Dr. Anastasia N Kitsiou,
Imaging plays an important role in the assessment and management of patients with heart failure (HF), and provides an evaluation of both anatomy and function based on many parameters and techniques. Dr Fraser pointed out that HFpEF and HFrEF represent a continuum and not two different entities. He supported the general idea that progression from health to disease is continuous and diagnostic cut-off points are arbitrary. Dr Fraser questioned the use of LVEF as the sole diagnostic criterion of HF. It has been shown that patients with normal LVEF frequently have abnormal longitudinal function. Diastolic HF is half way between systolic HF and normal. It appears that risk stratification in HF with reduced LVEF is more accurately done using global longitudinal strain (GLS). He presented data supporting the posit that cardiac response during exercise as well as peak VO2 are predictive of mortality in HFrEF and not the EF. Finally, he postulated that LVEF should no longer be used to diagnose HF.
Dr Hyung-Kwan focused on fibrosis imaging using CMR. Fibrosis leads to worsening systolic and diastolic function, remodeling and worse prognosis. CMR is the best way to assess myocardial fibrosis using delayed enhancement (DE) and extracellular volume (ECV) by T1 mapping. Different patterns of DE (focal, global, subendocardial, epicardial etc) may be diagnostic of specific types of cardiomyopathies. In apical hypertrophic cardiomyopathy (HCM), the apex commonly shows DE. The assessment of fibrosis with CMR is used in myocardial viability imaging. CMR due to its high spatial resolution can show areas of subendocardial scarring. Myocardial scar by CMR has shown to have adverse prognosis in HCM, in non-ischemic DCM and in amyloidosis. ECV by T1 mapping has been shown to be of prognostic value in amyloidosis.

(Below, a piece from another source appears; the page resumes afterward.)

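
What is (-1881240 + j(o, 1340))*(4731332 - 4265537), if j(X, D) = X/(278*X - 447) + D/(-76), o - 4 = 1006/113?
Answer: -1969132616910682245/2247149 ≈ -8.7628e+11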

Dr Schulz-Menger then analysed the importance of geometry in heart failure. The recent ESC guidelines on HF take into account the left atrial volume index (LAVI) and LV mass index. LV mass and geometry predict 10-year event rates. With CMR, 3D coverage of the entire LV from base to apex can be achieved. The LV mass-to-volume index allows differentiation between HCM and athlete’s heart. It is also related to reduced fitness in obese females. There is ongoing controversy as to how to measure wall thickness, for example to include or not to include papillary muscles? How to quantify? Also, the right heart is of great importance. CMR can provide accurate quantitative measurements of RV volumes. Experimental use of 7-Tesla MRI has shown that areas of hypertrophy are not homogeneous, but there are myocardial crypts in thick septal areas in HCM.
Lastly, Dr Von Lueder stated that there is a wide spectrum of imaging techniques proposed by the recent ESC guidelines on HF. These techniques include echocardiography, CMR, CT, SPECT, PET and coronary angiography. Serial imaging may also be used when appropriate. Imaging tests are indicated when they have a meaningful impact on management. The Echo CRT study, using Doppler parameters, was negative and resulted in the recommendation that CRT is contraindicated in patients with QRS duration < 130 msec. Worsening dyssynchrony, as measured by echo, is associated with worse prognosis. The most important data on new drugs come from LCZ696 (sacubitril/valsartan), an angiotensin- neprilysin inhibitor. Use of LCZ696 resulted in a greater reduction of hypertrophy and remodeling, as visualized by echo. A sub-analysis of the PARADIGM-HF data showed that LCZ696 resulted in improvement of outcomes in patients with HFrEF throughout the spectrum of LVEF. In addition, LCZ696 has favorable effects on remodeling in patients with HFpEF. Thus, imaging has the potential to depict the results of therapy in HF.
In summary, this very interesting session emphasized the importance of several modalities and several imaging parameters in addition to LVEF for assessment and management of patients with HF.